We will be using Piazza/Blackboard to post detailed schedule/course notes.

CS 595 Emerging Topics in Computer Architecture(Spring 2019)

Lecture: M/W 3:15PM–4:30PM at SB 213

Introduction

As we are living in the post Moore-law era, the technology scaling difficulties as well as the emerging applications bring us many challenges in designing low power and high-performance general purpose computing platforms. This course will cover several design challenges and introduce the trend in current computer architecture and system design. We will cover several advanced topics such as memory-centric computing, accelerators design, system security considerations.

The course will be divided into two parts: the first half will focus on the fundamentals of computer architecture concepts, which help the student to understand the advanced topics; the second half will be research paper presentation by student and in class discussion. Students will learn how to evaluate design decisions in the context of past, current, and future application requirements and technology constraints. A term paper which may be a survey paper or a project proposal is required at the end of the course.

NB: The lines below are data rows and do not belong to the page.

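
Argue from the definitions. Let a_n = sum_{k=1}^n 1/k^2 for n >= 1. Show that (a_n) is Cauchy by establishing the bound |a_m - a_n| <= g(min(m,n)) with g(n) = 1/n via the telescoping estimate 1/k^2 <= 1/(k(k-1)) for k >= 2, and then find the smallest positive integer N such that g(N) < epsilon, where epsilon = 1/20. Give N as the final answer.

For m > n >= 1: |a_m - a_n| = sum_{k=n+1}^m 1/k^2.
Use 1/k^2 <= 1/(k(k-1)) = 1/(k-1) - 1/k for k >= 2:
sum_{k=n+1}^m 1/k^2 <= sum_{k=n+1}^m (1/(k-1) - 1/k) = 1/n - 1/m <= 1/n.
By symmetry the same bound holds with n,m swapped, so |a_m - a_n| <= 1/min(m,n) = g(min(m,n)). Since g(n) -> 0, (a_n) is Cauchy.
Now solve g(N) < 1/20: 1/N < 1/20 <=> N > 1/(1/20) = 20.
The smallest integer strictly greater than 20 is N = 21.
Check: g(21) = 1/21 < 1/20; g(20) = 1/20 >= 1/20. So N = 21.

21


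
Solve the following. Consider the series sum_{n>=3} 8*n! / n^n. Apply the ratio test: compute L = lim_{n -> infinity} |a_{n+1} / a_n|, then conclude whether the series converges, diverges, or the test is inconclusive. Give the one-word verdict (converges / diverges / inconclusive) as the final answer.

Let a_n denote the general term. Form the ratio a_{n+1}/a_n and simplify:
a_{n+1}/a_n = (n/(n + 1))^n
Take the limit as n -> infinity: L = exp(-1).
Since L = exp(-1) < 1, the ratio test implies the series converges.

converges


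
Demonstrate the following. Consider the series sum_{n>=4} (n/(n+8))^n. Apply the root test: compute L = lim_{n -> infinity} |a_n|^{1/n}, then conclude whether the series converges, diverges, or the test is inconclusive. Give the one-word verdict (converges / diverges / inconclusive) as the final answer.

Let a_n denote the general term. Form |a_n|^(1/n) and simplify:
|a_n|^(1/n) = n/(n + 8)
Take the limit as n -> infinity: L = 1.
Since L = 1, the root test is inconclusive. (In fact a_n = (n/(n+8))^n -> e^(-8) != 0, so the nth-term test shows divergence; but the root test itself gives no conclusion.)

inconclusive


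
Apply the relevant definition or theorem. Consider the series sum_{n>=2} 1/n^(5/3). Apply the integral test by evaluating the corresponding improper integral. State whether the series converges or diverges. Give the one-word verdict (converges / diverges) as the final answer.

Let f(x) = x^(-5/3). Then f is positive, continuous, and decreasing on [2, infinity), so the integral test applies.
Compute the improper integral int_{2}^infinity f(x) dx:
  antiderivative F(x) = -3/(2*x^(2/3)).
  As x -> infinity, F(x) -> 0 (since p = 5/3 > 1).
  So int = F(infinity) - F(2) = 0 - (-3*2^(1/3)/4) = 3*2^(1/3)/4.
  Finite, so by the integral test, the series converges.

converges


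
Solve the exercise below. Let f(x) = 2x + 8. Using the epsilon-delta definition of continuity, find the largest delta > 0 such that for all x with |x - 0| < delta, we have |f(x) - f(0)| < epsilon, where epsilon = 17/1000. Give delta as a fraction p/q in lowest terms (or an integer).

We compute f(0) = 2*(0) + 8 = 8.
|f(x) - f(0)| = |2x + 8 - (8)| = |2(x - 0)| = 2|x - 0|.
We need 2|x - 0| < 17/1000, i.e. |x - 0| < 17/1000 / 2 = 17/2000.
So any delta <= 17/2000 works. Conversely, if delta > 17/2000, then x = 0 + 17/2000 satisfies |x - 0| = 17/2000 < delta but |f(x) - f(0)| = 2 * 17/2000 = 17/1000, which is not < 17/1000; so no larger delta works.
Hence the largest such delta is 17/2000.

17/2000


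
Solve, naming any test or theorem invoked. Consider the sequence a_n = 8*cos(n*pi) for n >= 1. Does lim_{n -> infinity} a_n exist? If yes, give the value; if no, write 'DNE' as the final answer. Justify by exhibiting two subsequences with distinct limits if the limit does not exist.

Examine the behaviour of a_n along subsequences.
cos(n*pi) = (-1)^n, so a_n = 8*(-1)^n. a_{2k} = 8 -> 8. a_{2k+1} = -8 -> -8.
Since these two subsequential limits are 8 and -8, distinct, the full sequence cannot converge (a convergent sequence has all subsequences tending to the same limit). So lim a_n does not exist.

DNE


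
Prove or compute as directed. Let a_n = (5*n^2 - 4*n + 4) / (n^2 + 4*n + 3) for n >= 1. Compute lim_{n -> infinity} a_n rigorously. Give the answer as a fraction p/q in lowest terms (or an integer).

Divide numerator and denominator by n^2, the highest power:
numerator / n^2 = 5 - 4/n + 4/n^2
denominator / n^2 = 1 + 4/n + 3/n^2
As n -> infinity, all terms of the form c/n^k (k >= 1) tend to 0.
So numerator / n^2 -> 5 and denominator / n^2 -> 1.
Therefore lim a_n = 5.

5


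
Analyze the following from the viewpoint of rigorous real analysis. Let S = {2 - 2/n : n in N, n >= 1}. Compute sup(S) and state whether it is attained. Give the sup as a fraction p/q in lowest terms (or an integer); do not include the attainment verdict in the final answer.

Analysis:
- Values: 0, 1, 4/3, 3/2, ... strictly increasing.
- Minimum is 0 (n=1); inf = 0 (attained).
- 2 - 2/n -> 2 from below; sup = 2, not attained.
Conclusion: sup(S) = 2, not attained in S.

2


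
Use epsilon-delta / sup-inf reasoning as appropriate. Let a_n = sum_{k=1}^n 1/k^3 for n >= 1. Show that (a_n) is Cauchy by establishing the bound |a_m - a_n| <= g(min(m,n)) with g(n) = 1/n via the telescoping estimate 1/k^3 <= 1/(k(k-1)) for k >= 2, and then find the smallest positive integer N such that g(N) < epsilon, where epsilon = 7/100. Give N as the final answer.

For m > n >= 1: |a_m - a_n| = sum_{k=n+1}^m 1/k^3.
Use 1/k^3 <= 1/(k(k-1)) = 1/(k-1) - 1/k for k >= 2 (which holds since k^3 >= k^2 >= k(k-1) for k >= 2):
sum_{k=n+1}^m 1/k^3 <= sum_{k=n+1}^m (1/(k-1) - 1/k) = 1/n - 1/m <= 1/n.
By symmetry the same bound holds with n,m swapped, so |a_m - a_n| <= 1/min(m,n) = g(min(m,n)). Since g(n) -> 0, (a_n) is Cauchy.
Now solve g(N) < 7/100: 1/N < 7/100 <=> N > 1/(7/100) = 100/7.
The smallest integer strictly greater than 100/7 is N = 15.
Check: g(15) = 1/15 < 7/100; g(14) = 1/14 >= 7/100. So N = 15.

15


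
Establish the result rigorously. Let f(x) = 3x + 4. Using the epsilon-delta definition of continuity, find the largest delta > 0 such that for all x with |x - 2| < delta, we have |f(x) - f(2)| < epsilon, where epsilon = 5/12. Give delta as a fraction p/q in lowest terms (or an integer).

We compute f(2) = 3*(2) + 4 = 10.
|f(x) - f(2)| = |3x + 4 - (10)| = |3(x - 2)| = 3|x - 2|.
We need 3|x - 2| < 5/12, i.e. |x - 2| < 5/12 / 3 = 5/36.
So any delta <= 5/36 works. Conversely, if delta > 5/36, then x = 2 + 5/36 satisfies |x - 2| = 5/36 < delta but |f(x) - f(2)| = 3 * 5/36 = 5/12, which is not < 5/12; so no larger delta works.
Hence the largest such delta is 5/36.

5/36


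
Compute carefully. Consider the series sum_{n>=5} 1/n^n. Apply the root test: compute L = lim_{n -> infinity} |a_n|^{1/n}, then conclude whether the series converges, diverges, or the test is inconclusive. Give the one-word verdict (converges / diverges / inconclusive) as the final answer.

Let a_n denote the general term. Form |a_n|^(1/n) and simplify:
|a_n|^(1/n) = 1/n
Take the limit as n -> infinity: L = 0.
Since L = 0 < 1, the root test implies convergence.

converges


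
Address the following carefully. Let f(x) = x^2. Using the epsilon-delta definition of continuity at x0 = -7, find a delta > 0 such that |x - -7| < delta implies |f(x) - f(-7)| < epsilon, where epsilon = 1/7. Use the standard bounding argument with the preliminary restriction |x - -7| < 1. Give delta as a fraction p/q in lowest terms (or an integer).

Factor: |x^2 - (-7)^2| = |x - -7| * |x + -7|.
Impose |x - -7| < 1 first. Then |x + -7| = |(x - -7) + 2*(-7)| <= |x - -7| + 2*|-7| < 1 + 14 = 15.
So |x^2 - (-7)^2| < delta * 15.
We need delta * 15 <= 1/7, i.e. delta <= 1/7/15 = 1/105.
Since 1/105 < 1, this is tighter than 1; take delta = 1/105.
So delta = 1/105 works.

1/105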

CS 695 Ph.D. Seminar(Spring 2019)

Introduction

This course is required for all Ph.D. students in computer science and will expose the students to presentations from senior people in computer science from industry, government labs, and academia. The course will involve outside invited speakers, written summaries of presentations, and short oral presentations by the students. Students must complete a review for each seminar, within 12 hours of the seminar. The link to the form will be posted on the Piazza. Late submissions will be penalized 25% for every 24 hour period they are late. Submissions will not be accepted after 3.5 days as the penalties will make the submission be worth 0 points.

Seminars will be posted on Piazza ahead of time, and students will be expected to attend. These will not necessarily occur weekly.

Past Semesters

  • CS 350 : Computer Organization and Assembly Languages (Fall 2018).